Neuromarketing for Saddington Baynes

Thought leadership

The brief

Developed by the creative innovators at Saddington Baynes, the “neurocreativity” service Engagement Insights can uncover nonconscious emotional reactions to imagery, delivering meaningful predictive analytics about how viewers genuinely feel about a campaign’s aesthetic.

Grammatik was tasked with raising awareness around this world-first use of neuroscience through a number of activations, including thought-leadership in trade publications. We reached out to numerous outlets, ultimately delivering over 40 different pieces of coverage around the service, including this thought-piece for Shots, which outlines the benefits of emotional analytics.


The story

Neuromarketing is not about hard data or crunching numbers, but augmenting creativity and intuition.

We’re emotional beings with 95% of our purchase decision-making taking place in the subconscious mind. It makes sense that ad campaigns with an emotional hook outperform those based on logical thinking – sometimes two-to-one. Neuromarketing opens up a whole new world; a better understanding of subjective responses to creativity, therefore enabling us to create more engaging communication.

The notion that human behaviour is shaped predominantly on a non-conscious level has taken root with leading businesses around the globe, within the more progressive international client organizations building their own neuro centres. This enables a greater scale and application to other areas of marketing and product development.

While neuroscience techniques are rapidly gaining traction in the advertising industry, many companies have yet to fully understand and exploit its capabilities. In other words, neuromarketing is still in a stage of early adoption. There are a number of practical reasons explaining this slow uptake. Marketing is a progressive industry, but it still takes a great deal of effort to change people’s habits and get traction for new tools.
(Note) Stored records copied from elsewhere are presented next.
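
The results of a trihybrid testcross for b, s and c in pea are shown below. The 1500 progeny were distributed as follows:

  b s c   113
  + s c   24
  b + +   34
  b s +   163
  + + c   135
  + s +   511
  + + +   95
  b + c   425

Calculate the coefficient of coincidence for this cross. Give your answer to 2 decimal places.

The two most frequent reciprocal classes, b + c and + s +, are the parental types, so the F1 was b + c / + s +.
The two rarest classes, b + + and + s c, are the double crossovers. Comparing them with the parentals, only the c allele has switched, so c is the middle locus and the order is s – c – b.
s–c: (208 + 58)/1500 = 0.1773; c–b: (298 + 58)/1500 = 0.2373.
Expected DCO frequency = 0.1773 × 0.2373 ≈ 0.04207; observed = 58/1500 ≈ 0.03867.
Coefficient of coincidence = 0.03867/0.04207 ≈ 0.92.

0.92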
Plus, the infrastructure around existing methodologies and contractual obligations can be roped in red tape, almost immovable to change.

Neuromarketing is radically disruptive in this sense. It presents very different points of view about what works and what doesn’t. Only the most innovative and confident people are attracted to this area, and are willing to accept that they might be wrong about their core beliefs.

“We’re emotional beings, with 95% of our purchase decision-making taking place in the subconscious mind.”

According to Thom Noble, founder of the specialist consultancy NeuroStrata, a rise in neuroscience techniques is likely to coincide with the digital revolution:

“Wind the clock back to the beginning of neuromarketing and you’ll see most of the work being carried out was in labs or clinics, by people in white coats. The respondents were known as subjects. Tests would take six months to complete and the price tag would be around $50-100,000.

“Nowadays, many neuromarketing studies take the form of an online, gamified test – accessible from anywhere in the world. Agencies can enjoy a lower bar of entry, a cheaper price tag and a much quicker turnaround.”

Thanks to this new level of accessibility in the field, neuroscience solutions are at last gaining traction. By measuring the cause-and-effect triggers that evoke specific emotional feelings, we are able to better understand what is likely required to drive a particular response pattern in the mind of the consumer.